Mass Pension Board Approves New Emerging Manager Program

More Investment Emphasis to be Placed on Smaller and Women/Minority-Owned Firms

Treasurer Steven Grossman, Chair of the Massachusetts Pension Reserves Investment Management (PRIM) Board, today announced that the Board has approved a plan aimed at increasing investments with smaller money management firms.  The “Emerging Manager Program” also places an emphasis on investments with women and minority-owned enterprises.


“Emerging Managers add value when compared to their larger and more established competitors because they are innovative, more nimble, and less burdened by the bureaucratic decision-making processes of many larger organizations,” said Grossman.  “This new initiative will enhance shareholder value and open up opportunities for a host of dynamic and successful management firms.”


An Emerging Manager is generally defined as an investment manager with less than $2 billion in assets under management.  Many of them have been in existence for less than three years.  Emerging Managers exist in a number of asset classes, including hedge funds, private equity, venture capital, and real estate.


“This is part of our overall effort to improve the performance of the Massachusetts pension fund,” said PRIM Executive Director Michael Trotsky.  “We are excited to identify an opportunity that can improve our investment performance while at the same time advancing a worthy policy goal.  That’s a two-for-one!”


While PRIM has had a policy in place since 2004 that targets Emerging Managers in private equity, today’s move by the Board will create a broad policy to include them in all asset classes and also enhance consideration for minority and women-owned investment firms.  In addition, the Board also approved a goal of investing between five and ten percent of all new and current investments with Emerging Managers.  Under the plan, PRIM will retain an advisor to help identify key Emerging Managers that will assist in maximizing the pension fund’s performance.    

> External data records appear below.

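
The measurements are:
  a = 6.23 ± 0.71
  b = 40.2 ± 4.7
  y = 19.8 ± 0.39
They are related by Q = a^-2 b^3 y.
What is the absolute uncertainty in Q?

13900

Products/powers → add relative errors in quadrature, weighted by exponent:
  (-2·δa/a)² = (-2×0.114)² = 0.0520;  (3·δb/b)² = (3×0.117)² = 0.123;  (1·δy/y)² = (1×0.0197)² = 0.000388
δQ/Q = √(0.175) = 0.419
Q = 33100, so δQ = 0.419 × 33100 = 13900.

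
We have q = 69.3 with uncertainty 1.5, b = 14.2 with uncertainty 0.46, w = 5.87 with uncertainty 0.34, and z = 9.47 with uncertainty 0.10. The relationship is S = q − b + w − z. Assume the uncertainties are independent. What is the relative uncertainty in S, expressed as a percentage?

3.12%

For a sum/difference, combine absolute errors in quadrature:
  (δq)² = 2.25;  (δb)² = 0.212;  (δw)² = 0.116;  (δz)² = 0.0100
δS = √(2.59) = 1.61
S = 51.5, so δS/S = 1.61/51.5 = 0.0312.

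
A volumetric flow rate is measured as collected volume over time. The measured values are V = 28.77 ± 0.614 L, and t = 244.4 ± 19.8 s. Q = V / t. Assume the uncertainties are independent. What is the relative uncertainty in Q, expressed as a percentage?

Relative error in a monomial: (δQ/Q)² = Σ (nᵢ · δxᵢ/xᵢ)².
  (1·δV/V)² = (1×0.0213)² = 0.000455;  (-1·δt/t)² = (-1×0.0810)² = 0.00656
δQ/Q = √(0.00702) = 0.0838

8.38%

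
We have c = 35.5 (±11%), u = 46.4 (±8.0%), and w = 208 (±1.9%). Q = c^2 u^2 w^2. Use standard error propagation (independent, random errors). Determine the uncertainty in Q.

Relative error in a monomial: (δQ/Q)² = Σ (nᵢ · δxᵢ/xᵢ)².
  (2·δc/c)² = (2×0.110)² = 0.0484;  (2·δu/u)² = (2×0.0800)² = 0.0256;  (2·δw/w)² = (2×0.0190)² = 0.00144
δQ/Q = √(0.0754) = 0.275
Q = 1.17e+11, so δQ = 0.275 × 1.17e+11 = 3.22e+10.

3.22e+10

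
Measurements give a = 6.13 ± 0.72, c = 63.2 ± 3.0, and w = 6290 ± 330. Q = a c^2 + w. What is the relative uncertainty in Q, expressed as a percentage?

Let p = a·c^2 = 24500. δp/p = √((1·δa/a)² + (2·δc/c)²) = √(0.0138 + 0.00901) = 0.151, so δp = 3700.
Q = p + w: δQ = √(δp² + δw²) = √(1.37e+07 + 1.09e+05) = 3710
Q = 30800, so δQ/Q = 3710/30800 = 0.121.

12.1%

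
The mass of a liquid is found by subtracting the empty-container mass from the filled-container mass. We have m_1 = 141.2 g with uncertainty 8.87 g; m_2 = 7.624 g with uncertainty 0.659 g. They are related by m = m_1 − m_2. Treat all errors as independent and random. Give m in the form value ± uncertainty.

133.6 ± 8.89 g

Absolute uncertainties add in quadrature for a linear combination:
  (δm_1)² = 78.7;  (δm_2)² = 0.434
δm = √(79.1) = 8.89 g
m = 133.6 g.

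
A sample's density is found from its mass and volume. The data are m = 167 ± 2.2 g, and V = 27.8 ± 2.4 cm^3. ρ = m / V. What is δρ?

Relative error in a monomial: (δρ/ρ)² = Σ (nᵢ · δxᵢ/xᵢ)².
  (1·δm/m)² = (1×0.0132)² = 0.000174;  (-1·δV/V)² = (-1×0.0863)² = 0.00745
δρ/ρ = √(0.00763) = 0.0873
ρ = 6.01 g/cm^3, so δρ = 0.0873 × 6.01 = 0.525 g/cm^3.

0.525 g/cm^3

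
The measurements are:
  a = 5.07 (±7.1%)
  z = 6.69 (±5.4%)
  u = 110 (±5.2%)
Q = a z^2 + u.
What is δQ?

Let p = a·z^2 = 227. δp/p = √((1·δa/a)² + (2·δz/z)²) = √(0.00504 + 0.0117) = 0.129, so δp = 29.3.
Q = p + u: δQ = √(δp² + δu²) = √(860 + 32.7) = 29.9

29.9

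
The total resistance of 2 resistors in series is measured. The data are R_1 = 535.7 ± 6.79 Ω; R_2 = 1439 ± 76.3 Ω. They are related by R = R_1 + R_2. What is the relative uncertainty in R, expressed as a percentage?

3.88%

R is a linear combination, so absolute uncertainties add in quadrature:
  (δR_1)² = 46.1;  (δR_2)² = 5820
δR = √(5870) = 76.6 Ω
R = 1975 Ω, so δR/R = 76.6/1975 = 0.0388.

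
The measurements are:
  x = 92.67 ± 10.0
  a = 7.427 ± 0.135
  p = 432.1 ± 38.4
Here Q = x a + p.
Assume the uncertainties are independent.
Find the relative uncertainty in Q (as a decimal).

Let w = x·a = 688.3. δw/w = √((1·δx/x)² + (1·δa/a)²) = √(0.0116 + 0.000330) = 0.109, so δw = 75.3.
Q = w + p: δQ = √(δw² + δp²) = √(5670 + 1470) = 84.5
Q = 1120, so δQ/Q = 84.5/1120 = 0.0755.

0.0755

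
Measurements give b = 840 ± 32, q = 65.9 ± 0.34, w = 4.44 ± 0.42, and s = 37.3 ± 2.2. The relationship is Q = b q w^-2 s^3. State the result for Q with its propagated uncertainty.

For a monomial Q ∝ b, q, w^-2, s^3, fractional errors add in quadrature:
  (1·δb/b)² = (1×0.0381)² = 0.00145;  (1·δq/q)² = (1×0.00516)² = 2.66e-05;  (-2·δw/w)² = (-2×0.0946)² = 0.0358;  (3·δs/s)² = (3×0.0590)² = 0.0313
δQ/Q = √(0.0686) = 0.262
Q = 1.46e+08, so δQ = 0.262 × 1.46e+08 = 3.82e+07.

(1.46 ± 0.382) × 10^8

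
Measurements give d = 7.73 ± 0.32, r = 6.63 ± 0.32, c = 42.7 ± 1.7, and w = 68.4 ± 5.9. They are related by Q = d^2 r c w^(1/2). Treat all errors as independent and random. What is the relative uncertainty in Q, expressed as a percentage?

11.2%

For a monomial Q ∝ d^2, r, c, w^(1/2), fractional errors add in quadrature:
  (2·δd/d)² = (2×0.0414)² = 0.00685;  (1·δr/r)² = (1×0.0483)² = 0.00233;  (1·δc/c)² = (1×0.0398)² = 0.00159;  (½·δw/w)² = (0.5×0.0863)² = 0.00186
δQ/Q = √(0.0126) = 0.112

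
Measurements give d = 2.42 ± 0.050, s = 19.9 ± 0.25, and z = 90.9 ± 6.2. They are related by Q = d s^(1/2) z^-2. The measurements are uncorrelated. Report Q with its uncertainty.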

The existing private equity Emerging Manager program has invested approximately $400 million to date, a figure that Grossman and Trotsky said will increase substantially with outreach to new asset classes.  PRIM also currently has a $700 million investment in PAAMCO, a fund-of-funds that targets Emerging Managers.  The new policy approved by the Board today will also encourage PAAMCO to pursue opportunities with competitive minority and women-owned firms.